Di ruang tamu, Adnan duduk di kursi tunggal. Jhonatan duduk di kursi panjang, sementara Aresa memilih duduk di sampingnya.
Adnan memulai interogasi. "Kamu siapa?"
"Saya Jhonatan, Pak. Saya sahabat Alvino yang akan ikut membuat bisnis kafe di sini." jawab Jhonatan, memperkenalkan diri dengan sopan.
"Kamu juga seorang prajurit.?" tanya Adnan sambil menatap tajam Jhonatan.
"Iya pak, saya bertugas di batalyon yang sama dengan vino" jawab Jhonatan.
"Oh, ya. Saya lupa, kemarin Vino sudah bilang ke saya. Kamu bisa menginap di sini, tapi ingat," jeda Adnan, tatapannya menghunus. "Jangan pernah macam-macam dengan putri saya!"
Aresa menyela. "Macam-macam apa sih, Pak?"
"Diam kamu, Nduk! Sana ke kamar dulu, bersih-bersih!"
Aresa bangkit, menyeret langkahnya ke kamar di lantai 2, meninggalkan dua pria itu dalam keheningan yang mencekam.
****
Di ruang tamu, keadaan menjadi sangat hening. Adnan Alfarisi, mantan polisi yang memiliki insting setajam elang, menatap Jhonatan lurus.
"Saya tahu arti dari sorot mata kamu," kata Adnan pelan, menusuk tanpa ampun.
Jhonatan mati kutu. "Saya... saya minta maaf pak"
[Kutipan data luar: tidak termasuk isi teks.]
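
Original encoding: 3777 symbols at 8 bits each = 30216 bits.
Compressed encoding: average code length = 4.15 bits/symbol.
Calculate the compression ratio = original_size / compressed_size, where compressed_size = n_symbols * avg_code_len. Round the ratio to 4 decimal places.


original_size = n_symbols * orig_bits = 3777 * 8 = 30216 bits
compressed_size = n_symbols * avg_code_len = 3777 * 4.15 = 15674.55 bits
ratio = original_size / compressed_size = 30216 / 15674.55 = 1.9277

Compression ratio = 1.9277


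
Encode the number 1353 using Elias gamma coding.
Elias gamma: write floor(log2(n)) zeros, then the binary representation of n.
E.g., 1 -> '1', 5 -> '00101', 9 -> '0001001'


num_bits = floor(log2(1353)) + 1 = 11
leading_zeros = num_bits - 1 = 10
binary(1353) = 10101001001

Elias gamma(1353) = '0000000000' + '10101001001' = 000000000010101001001 (21 bits)


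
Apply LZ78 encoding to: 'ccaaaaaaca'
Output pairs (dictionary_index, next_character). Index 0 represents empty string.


LZ78 encoding steps:
Dictionary: {0: ''}
Step 1: w='' (idx 0), next='c' -> output (0, 'c'), add 'c' as idx 1
Step 2: w='c' (idx 1), next='a' -> output (1, 'a'), add 'ca' as idx 2
Step 3: w='' (idx 0), next='a' -> output (0, 'a'), add 'a' as idx 3
Step 4: w='a' (idx 3), next='a' -> output (3, 'a'), add 'aa' as idx 4
Step 5: w='aa' (idx 4), next='c' -> output (4, 'c'), add 'aac' as idx 5
Step 6: w='a' (idx 3), end of input -> output (3, '')


Encoded: [(0, 'c'), (1, 'a'), (0, 'a'), (3, 'a'), (4, 'c'), (3, '')]


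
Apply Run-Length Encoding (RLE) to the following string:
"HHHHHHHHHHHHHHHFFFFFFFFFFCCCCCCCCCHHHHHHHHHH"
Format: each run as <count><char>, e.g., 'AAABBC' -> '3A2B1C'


Scanning runs left to right:
  i=0: run of 'H' x 15 -> '15H'
  i=15: run of 'F' x 10 -> '10F'
  i=25: run of 'C' x 9 -> '9C'
  i=34: run of 'H' x 10 -> '10H'

RLE = 15H10F9C10H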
"Saya tidak pernah melarang putri saya berhubungan dengan laki-laki, asal laki-laki itu baik dan tidak macam-macam," lanjut Adnan. "Tapi saya mohon, jangan sekarang. Saya melihat kamu membawa masalah, dan kamu adalah orang dari dunia yang rumit."
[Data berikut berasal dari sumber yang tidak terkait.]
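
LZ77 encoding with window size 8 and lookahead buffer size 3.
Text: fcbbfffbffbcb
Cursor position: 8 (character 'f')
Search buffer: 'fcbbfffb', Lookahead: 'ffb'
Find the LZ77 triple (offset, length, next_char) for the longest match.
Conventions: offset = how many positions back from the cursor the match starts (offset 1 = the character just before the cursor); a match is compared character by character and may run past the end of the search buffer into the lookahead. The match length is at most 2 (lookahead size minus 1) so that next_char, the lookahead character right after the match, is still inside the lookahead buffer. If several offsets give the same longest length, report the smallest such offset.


Try each offset into the search buffer:
  offset=1 (pos 7, char 'b'): match length 0
  offset=2 (pos 6, char 'f'): match length 1
  offset=3 (pos 5, char 'f'): match length 2
  offset=4 (pos 4, char 'f'): match length 2
  offset=5 (pos 3, char 'b'): match length 0
  offset=6 (pos 2, char 'b'): match length 0
  offset=7 (pos 1, char 'c'): match length 0
  offset=8 (pos 0, char 'f'): match length 1
Longest match has length 2, found at offsets 3, 4; take the smallest, offset 3.
next_char = character at position 8 + 2 = 10 -> 'b'

Best match: offset=3, length=2 (matching 'ff' starting at position 5)
LZ77 triple: (3, 2, 'b')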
Adnan melembutkan suara sedikit. "Saya masih ingin melihat dia berhasil meraih cita-citanya, puas dengan masa mudanya. Putri saya terlalu berharga untuk menjadi pelarian atau drama orang lain. Kamu seorang prajurit yang baik nak, tapi beri dia waktu."
Jhonatan mengangguk, menunduk penuh hormat. "Saya paham sekali, Pak. Saya janji akan menghormati batasan Bapak."
"Silakan kamu istirahat. Kamar tamu ada di lantai atas. Sudah ada tulisannya di pintu. Kamu masuk saja dan beristirahat."
"Iya, Pak. Terima kasih. Saya izin ke atas," Jhonatan bergegas membawa ranselnya, merasa lega namun juga tertampar oleh kebijaksanaan Ayah Aresa.